We’re heading into the holiday break with a market that looks calm on the surface, but the internals are telling a much more interesting story. Momentum is still alive, liquidity is still supportive, and despite the noise around GDP, rates, and geopolitics, the signal remains green. That’s all that really matters right now.
Key Takeaways
Liquidity Is Still in Control
- The breadth signal remains positive across the S&P 500, Nasdaq, and Russell 2000.
- Every major drawdown in recent years has coincided with a liquidity event — and that simply isn’t happening right now.
- Until the extremes of the bell curve flip red, the market gets the benefit of the doubt.

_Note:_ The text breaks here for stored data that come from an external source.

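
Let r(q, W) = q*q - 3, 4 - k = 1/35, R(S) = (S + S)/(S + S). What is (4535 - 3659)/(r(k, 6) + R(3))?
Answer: 1073100/16871 ≈ 63.606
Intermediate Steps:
R(S) = 1 (R(S) = (2*S)/((2*S)) = (2*S)*(1/(2*S)) = 1)
k = 139/35 (k = 4 - 1/35 = 139/35 ≈ 3.9714)
r(q, W) = -3 + q² (r(q, W) = q² - 3 = -3 + q²)
(4535 - 3659)/(r(k, 6) + R(3)) = (4535 - 3659)/((-3 + (139/35)²) + 1) = 876/((-3 + 19321/1225) + 1) = 876/(15646/1225 + 1) = 876/(16871/1225) = 876*(1225/16871) = 1073100/16871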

GDP Looked Hot — But the Composition Matters
- Headline growth came in strong, but it’s being driven by consumer spending, healthcare, and government outlays.

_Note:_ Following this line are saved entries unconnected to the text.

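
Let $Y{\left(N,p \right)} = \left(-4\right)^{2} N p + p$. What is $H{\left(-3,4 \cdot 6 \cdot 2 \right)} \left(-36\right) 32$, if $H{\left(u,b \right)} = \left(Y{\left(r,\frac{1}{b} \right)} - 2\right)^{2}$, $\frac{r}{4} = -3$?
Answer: $- \frac{82369}{2} \approx -41185.0$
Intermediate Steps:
$r = -12$ ($r = 4 \left(-3\right) = -12$)
$Y{\left(N,p \right)} = p + 16 N p$ ($Y{\left(N,p \right)} = 16 N p + p = p + 16 N p$)
$H{\left(u,b \right)} = \left(-2 - \frac{191}{b}\right)^{2}$ ($H{\left(u,b \right)} = \left(\frac{1 + 16 \left(-12\right)}{b} - 2\right)^{2} = \left(\frac{1 - 192}{b} - 2\right)^{2} = \left(\frac{1}{b} \left(-191\right) - 2\right)^{2} = \left(- \frac{191}{b} - 2\right)^{2} = \left(-2 - \frac{191}{b}\right)^{2}$)
$H{\left(-3,4 \cdot 6 \cdot 2 \right)} \left(-36\right) 32 = \frac{\left(191 + 2 \cdot 4 \cdot 6 \cdot 2\right)^{2}}{2304} \left(-36\right) 32 = \frac{\left(191 + 2 \cdot 24 \cdot 2\right)^{2}}{2304} \left(-36\right) 32 = \frac{\left(191 + 2 \cdot 48\right)^{2}}{2304} \left(-36\right) 32 = \frac{\left(191 + 96\right)^{2}}{2304} \left(-36\right) 32 = \frac{287^{2}}{2304} \left(-36\right) 32 = \frac{1}{2304} \cdot 82369 \left(-36\right) 32 = \frac{82369}{2304} \left(-36\right) 32 = \left(- \frac{82369}{64}\right) 32 = - \frac{82369}{2}$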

- Business investment and inventories are rolling over, which screams late-cycle behavior.
- GDP and GDI don’t match a red flag that revisions are coming, and the headline number is overstating reality.
Rates, Inflation, and the Fed
- PCE inflation ticked higher alongside growth, which complicates the near-term rate-cut narrative.
- January odds are fading, March is now the real battleground.
- Hot growth plus sticky inflation is not something the Fed wants and the market is slowly waking up to that.
What I’m Watching
I’m watching liquidity first, always. As long as the signal stays green, I don’t care if the market goes up, down, or sideways I care about whether capital is flowing or retreating. Japan remains the sleeping giant here, and the yen is the tell that too few people are respecting. At the same time, momentum is still being rewarded in select areas, while defensives continue to lag classic late-cycle behavior. Gold and silver are confirming stress, not optimism, and that divergence matters more than any single data point. Heading into year-end, thin liquidity means positioning can get exaggerated fast, so price and breadth will matter more than headlines.